Drought and isohydry

I recently had the chance to read "Mechanisms of plant survival and mortality during drought: why do some plants survive while others succumb to drought?", which is a Tansley review in New Phytologist by Nate McDowell and others. One thing I really liked about their paper was the dichotomy between two potential strategies for coping with drought. The anisohydry strategy has plants experiencing lower leaf water potential as soils dry, but maintaining photosynthesis and transpiration throughout the drought. These plants are typical "low-water" species with all the anatomical traits that resist cavitation. The other strategy is to avoid drought through stomatal closure, maintaining more constant leaf water potentials. This is termed an isohydric strategy.

The latter strategy is interesting in that "drought-avoidance" is usually considered to be associated with little ability to withstand drought causing plants to die back or complete a generation until drought is relieved. Instead of the succulent strategy, where plants store water, the isohydry strategy requires plants to store carbon.

The paper is intriguing and I have a few questions about the generality of the isohydry strategy. Here are two:

1) It isn't clear that many species with low psi-crit's store a lot of C to endure drought. For example, I can't think of many herbaceous grassland species that use stored carbon to maintain a plant after leaves have closed their stomata.

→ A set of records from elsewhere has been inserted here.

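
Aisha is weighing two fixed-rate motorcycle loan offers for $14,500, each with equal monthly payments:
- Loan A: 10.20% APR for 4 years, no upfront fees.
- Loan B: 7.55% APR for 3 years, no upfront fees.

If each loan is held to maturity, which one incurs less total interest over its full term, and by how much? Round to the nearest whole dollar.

Loan B by $1,470

Loan A: at 10.20% the monthly rate is 0.0085000, so the payment is 14,500 × 0.0085000 / (1 − 1.0085000^−48) = $369.15.
Total interest on Loan A = 48 × $369.15 − $14,500 = $3,219.20.
Loan B: monthly rate = 7.55%/12 = 0.0062917; payment = 14,500 × 0.0062917 / (1 − (1+0.0062917)^−36) = $451.37.
Total interest on Loan B = 36 × $451.37 − $14,500 = $1,749.32.
Loan B is lower by $1,469.88.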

2) After plants close their stomata, as soils continue to dry, plant water still comes under increasing tension, unless plants can hydraulically isolate themselves from the soil. The authors allude to this, but I'm not sure I understand how viable a strategy it is to close your stomates and wait for rain. Are plants more likely to run out of carbon before they cavitate? 

A lot of plants have big carbon stores that we don't know when they are used. This might explain some of those patterns.

Good job to the authors on the paper. It'll be interesting to see the ideas developed more and the hypotheses tested in other systems.